Making a plugin is not a totally painless procedure, but anybody who has basic familiarity with SQL and PHP should be able to do it without much of a struggle. If you try to extend Storytlr yourself, you will probably want to turn on the debugging mode by setting the relevant option in the config.ini file.

Limitations and alternatives

Although Storytlr has lightweight blogging features, it's not really a blogging platform. It has its own built-in Tumblr-like blogging system that will let you create new posts that will be included in your lifestream and you can also create a filtered page where users can go to see only your blog posts. Storytlr does not, however, have APIs to support desktop blogging tools and it lacks many of the more sophisticated features that you can find in dedicated blogging platforms like WordPress.

Blog posting interface in the Storytlr admin panel

Users who want more robust blogging capabilities might be better off using a blogging system like WordPress with a lifestream plugin rather than using Storytlr.
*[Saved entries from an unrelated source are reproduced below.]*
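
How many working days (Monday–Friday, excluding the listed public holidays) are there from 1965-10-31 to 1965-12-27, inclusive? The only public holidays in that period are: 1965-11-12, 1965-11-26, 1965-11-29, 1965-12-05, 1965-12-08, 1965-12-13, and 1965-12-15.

35

1965-10-31 is a Sunday.
That's 58 days from start to end, counting both.
58 = 7 × 8 + 2, so there are 8 full weeks plus 2 extra days.
Each full week contributes 5 weekdays (Mon–Fri): 8 × 5 = 40.
The 2 extra days are Sunday, Monday — 1 of them qualifies.
Total: 40 + 1 = 41.
Holidays: 1965-11-12 (Fri); 1965-11-26 (Fri); 1965-11-29 (Mon); 1965-12-05 (Sun); 1965-12-08 (Wed); 1965-12-13 (Mon); 1965-12-15 (Wed).
6 of the 7 holidays fall on weekdays; the rest are weekends and were already excluded.
Business days: 41 − 6 = 35.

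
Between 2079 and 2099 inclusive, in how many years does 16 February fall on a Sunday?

3

Day of week of February 16 in each year:
2079: Thu, 2080: Fri, 2081: Sun ✓, 2082: Mon, 2083: Tue, 2084: Wed, 2085: Fri, 2086: Sat, 2087: Sun ✓, 2088: Mon, 2089: Wed, 2090: Thu, 2091: Fri, 2092: Sat, 2093: Mon, 2094: Tue, 2095: Wed, 2096: Thu, 2097: Sat, 2098: Sun ✓, 2099: Mon
Sundays: 2081, 2087, 2098.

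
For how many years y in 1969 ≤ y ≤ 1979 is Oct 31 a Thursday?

Day of week of October 31 in each year:
1969: Fri, 1970: Sat, 1971: Sun, 1972: Tue, 1973: Wed, 1974: Thu ✓, 1975: Fri, 1976: Sun, 1977: Mon, 1978: Tue, 1979: Wed
Thursdays: 1974.

1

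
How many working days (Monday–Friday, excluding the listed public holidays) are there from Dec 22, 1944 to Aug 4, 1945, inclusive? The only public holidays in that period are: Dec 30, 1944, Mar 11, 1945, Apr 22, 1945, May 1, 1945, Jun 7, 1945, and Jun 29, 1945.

158

Dec 22, 1944 is a Friday.
The range spans 226 days (inclusive of both endpoints).
226 = 7 × 32 + 2, so there are 32 full weeks plus 2 extra days.
Each full week contributes 5 weekdays (Mon–Fri): 32 × 5 = 160.
The 2 extra days are Fri, Sat — 1 of them qualifies.
Total: 160 + 1 = 161.
Holidays: Dec 30, 1944 (Sat); Mar 11, 1945 (Sun); Apr 22, 1945 (Sun); May 1, 1945 (Tue); Jun 7, 1945 (Thu); Jun 29, 1945 (Fri).
3 of the 6 holidays fall on weekdays; the rest are weekends and were already excluded.
Business days: 161 − 3 = 158.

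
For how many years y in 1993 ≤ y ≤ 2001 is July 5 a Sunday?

1

Day of week of July 5 in each year:
1993: Mon, 1994: Tue, 1995: Wed, 1996: Fri, 1997: Sat, 1998: Sun ✓, 1999: Mon, 2000: Wed, 2001: Thu
Sundays: 1998.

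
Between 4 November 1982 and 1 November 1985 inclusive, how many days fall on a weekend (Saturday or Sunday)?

312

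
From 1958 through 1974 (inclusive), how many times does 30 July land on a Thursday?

3

Day of week of July 30 in each year:
1958: Wed, 1959: Thu ✓, 1960: Sat, 1961: Sun, 1962: Mon, 1963: Tue, 1964: Thu ✓, 1965: Fri, 1966: Sat, 1967: Sun, 1968: Tue, 1969: Wed, 1970: Thu ✓, 1971: Fri, 1972: Sun, 1973: Mon, 1974: Tue
Thursdays: 1959, 1964, 1970.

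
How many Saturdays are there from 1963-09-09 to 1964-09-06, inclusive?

1963-09-09 is a Monday.
The range spans 364 days (inclusive of both endpoints).
364 = 7 × 52, so the span is exactly 52 full weeks.
Each full week contributes one Saturday: 52 so far.
Total: 52.

52 Saturdays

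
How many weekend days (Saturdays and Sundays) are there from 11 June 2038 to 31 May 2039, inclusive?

102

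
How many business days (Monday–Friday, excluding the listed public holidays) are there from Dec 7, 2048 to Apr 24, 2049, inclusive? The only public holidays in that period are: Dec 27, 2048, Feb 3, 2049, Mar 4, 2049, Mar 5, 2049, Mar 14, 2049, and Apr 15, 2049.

Dec 7, 2048 is a Monday.
From Dec 7, 2048 to Apr 24, 2049 is 139 days inclusive.
139 = 7 × 19 + 6, so there are 19 full weeks plus 6 extra days.
Each full week contributes 5 weekdays (Mon–Fri): 19 × 5 = 95.
The 6 extra days are Monday, Tuesday, Wednesday, Thursday, Friday, Saturday — 5 of them qualify.
Total: 95 + 5 = 100.
Holidays: Dec 27, 2048 (Sun); Feb 3, 2049 (Wed); Mar 4, 2049 (Thu); Mar 5, 2049 (Fri); Mar 14, 2049 (Sun); Apr 15, 2049 (Thu).
4 of the 6 holidays fall on weekdays; the rest are weekends and were already excluded.
Business days: 100 − 4 = 96.

96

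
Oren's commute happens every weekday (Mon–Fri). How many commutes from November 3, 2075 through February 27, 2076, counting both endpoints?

84 weekdays

November 3, 2075 is a Sunday.
The range spans 117 days (inclusive of both endpoints).
117 = 7 × 16 + 5, so there are 16 full weeks plus 5 extra days.
Each full week contributes 5 weekdays (Mon–Fri): 16 × 5 = 80.
The 5 extra days are Sun, Mon, Tue, Wed, Thu — 4 of them qualify.
Total: 80 + 4 = 84.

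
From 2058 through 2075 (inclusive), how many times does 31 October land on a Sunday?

2

Day of week of October 31 in each year:
2058: Thu, 2059: Fri, 2060: Sun ✓, 2061: Mon, 2062: Tue, 2063: Wed, 2064: Fri, 2065: Sat, 2066: Sun ✓, 2067: Mon, 2068: Wed, 2069: Thu, 2070: Fri, 2071: Sat, 2072: Mon, 2073: Tue, 2074: Wed, 2075: Thu
Sundays: 2060, 2066.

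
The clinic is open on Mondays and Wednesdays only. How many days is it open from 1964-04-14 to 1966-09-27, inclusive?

1964-04-14 is a Tuesday.
From 1964-04-14 to 1966-09-27 is 897 days inclusive.
897 = 7 × 128 + 1, so there are 128 full weeks plus 1 extra day.
Each full week contributes 2 days from the set (Mon, Wed): 128 × 2 = 256.
The 1 extra day is Tuesday — none qualify.
Total: 256 + 0 = 256.

256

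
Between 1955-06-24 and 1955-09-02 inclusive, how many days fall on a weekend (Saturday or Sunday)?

20

1955-06-24 is a Friday.
The range spans 71 days (inclusive of both endpoints).
71 = 7 × 10 + 1, so there are 10 full weeks plus 1 extra day.
Each full week contributes 2 weekend days (Sat, Sun): 10 × 2 = 20.
The 1 extra day is Friday — none qualify.
Total: 20 + 0 = 20.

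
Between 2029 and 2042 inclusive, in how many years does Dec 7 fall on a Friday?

3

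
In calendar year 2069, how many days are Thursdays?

January 1, 2069 is a Tuesday.
From January 1, 2069 to December 31, 2069 is 365 days inclusive.
365 = 7 × 52 + 1, so there are 52 full weeks plus 1 extra day.
Each full week contributes one Thursday: 52 so far.
The 1 extra day is Tue — none qualify.
Total: 52 + 0 = 52.

52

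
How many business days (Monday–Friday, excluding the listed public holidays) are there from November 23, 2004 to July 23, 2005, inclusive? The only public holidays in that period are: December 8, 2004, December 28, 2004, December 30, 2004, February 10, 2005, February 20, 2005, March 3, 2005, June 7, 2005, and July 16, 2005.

168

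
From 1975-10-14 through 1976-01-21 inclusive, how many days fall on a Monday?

14 Mondays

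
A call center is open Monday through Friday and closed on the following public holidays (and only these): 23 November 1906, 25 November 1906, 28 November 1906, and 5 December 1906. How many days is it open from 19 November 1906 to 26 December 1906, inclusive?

19 November 1906 is a Monday.
From 19 November 1906 to 26 December 1906 is 38 days inclusive.
38 = 7 × 5 + 3, so there are 5 full weeks plus 3 extra days.
Each full week contributes 5 weekdays (Mon–Fri): 5 × 5 = 25.
The 3 extra days are Mon, Tue, Wed — 3 of them qualify.
Total: 25 + 3 = 28.
Holidays: 23 November 1906 (Fri); 25 November 1906 (Sun); 28 November 1906 (Wed); 5 December 1906 (Wed).
3 of the 4 holidays fall on weekdays; the rest are weekends and were already excluded.
Business days: 28 − 3 = 25.

25 business days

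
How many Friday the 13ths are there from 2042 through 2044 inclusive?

5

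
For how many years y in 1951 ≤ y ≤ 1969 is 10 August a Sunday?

Day of week of August 10 in each year:
1951: Fri, 1952: Sun ✓, 1953: Mon, 1954: Tue, 1955: Wed, 1956: Fri, 1957: Sat, 1958: Sun ✓, 1959: Mon, 1960: Wed, 1961: Thu, 1962: Fri, 1963: Sat, 1964: Mon, 1965: Tue, 1966: Wed, 1967: Thu, 1968: Sat, 1969: Sun ✓
Sundays: 1952, 1958, 1969.

3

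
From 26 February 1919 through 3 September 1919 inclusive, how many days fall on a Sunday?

26 February 1919 is a Wednesday.
The range spans 190 days (inclusive of both endpoints).
190 = 7 × 27 + 1, so there are 27 full weeks plus 1 extra day.
Each full week contributes one Sunday: 27 so far.
The 1 extra day is Wed — none qualify.
Total: 27 + 0 = 27.

27 Sundays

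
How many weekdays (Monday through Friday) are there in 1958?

January 1, 1958 is a Wednesday.
From January 1, 1958 to December 31, 1958 is 365 days inclusive.
365 = 7 × 52 + 1, so there are 52 full weeks plus 1 extra day.
Each full week contributes 5 weekdays (Mon–Fri): 52 × 5 = 260.
The 1 extra day is Wednesday — 1 of them qualifies.
Total: 260 + 1 = 261.

261 weekdays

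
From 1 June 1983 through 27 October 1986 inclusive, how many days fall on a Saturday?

178 Saturdays

1 June 1983 is a Wednesday.
That's 1245 days from start to end, counting both.
1245 = 7 × 177 + 6, so there are 177 full weeks plus 6 extra days.
Each full week contributes one Saturday: 177 so far.
The 6 extra days are Wed, Thu, Fri, Sat, Sun, Mon — 1 of them qualifies.
Total: 177 + 1 = 178.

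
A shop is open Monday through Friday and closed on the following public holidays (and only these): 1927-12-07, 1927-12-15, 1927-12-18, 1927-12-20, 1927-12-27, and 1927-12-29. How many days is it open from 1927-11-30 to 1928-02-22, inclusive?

1927-11-30 is a Wednesday.
From 1927-11-30 to 1928-02-22 is 85 days inclusive.
85 = 7 × 12 + 1, so there are 12 full weeks plus 1 extra day.
Each full week contributes 5 weekdays (Mon–Fri): 12 × 5 = 60.
The 1 extra day is Wednesday — 1 of them qualifies.
Total: 60 + 1 = 61.
Holidays: 1927-12-07 (Wed); 1927-12-15 (Thu); 1927-12-18 (Sun); 1927-12-20 (Tue); 1927-12-27 (Tue); 1927-12-29 (Thu).
5 of the 6 holidays fall on weekdays; the rest are weekends and were already excluded.
Business days: 61 − 5 = 56.

56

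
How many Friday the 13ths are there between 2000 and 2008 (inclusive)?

14

Friday-the-13ths by year:
2000: Oct
2001: Apr, Jul
2002: Sep, Dec
2003: Jun
2004: Feb, Aug
2005: May
2006: Jan, Oct
2007: Apr, Jul
2008: Jun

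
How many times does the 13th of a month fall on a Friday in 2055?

The 13th falls on a Friday when the month's 13th has weekday Fri.
Jan 13 is Wed; Feb 13 is Sat; Mar 13 is Sat; Apr 13 is Tue; May 13 is Thu; Jun 13 is Sun; Jul 13 is Tue; Aug 13 is Fri ✓; Sep 13 is Mon; Oct 13 is Wed; Nov 13 is Sat; Dec 13 is Mon.
Friday the 13ths: Aug.

1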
One particularly nice option for WordPress users is the wp Lifestream plugin. Much like Storytlr, it will let you automatically pull in data from various Web sources to create a stream. You can customize the stream's appearance with stylesheets and extend it to add support for additional Web services, much like you can with Storytlr.

You can see what wp Lifestream looks like in action at the website of David Cramer, the creator of the tool. I was particularly impressed with the way that it tracks his GitHub activity and includes it in the stream. You can find download and installation instructions for the wp Lifestream plugin at the project's website.

If you like the concept of Storytlr but not the implementation, another similar project is Sweetcron, a lifestream Web application that is distributed under the GPLv3. It is also written in PHP, but it uses the CodeIgniter framework.

Conclusion

For occasional bloggers and Internet enthusiasts who want to get a decent personal website up and running on their own server without a lot of trouble, Storytlr is a pretty good choice. Its feature set met most of my needs out of the box, and I found it to be more than flexible enough to accommodate my other requirements with a little bit of extra work. The source code was only recently opened, but I suspect that its capabilities and list of supported sources will expand as new users adopt and contribute to the project.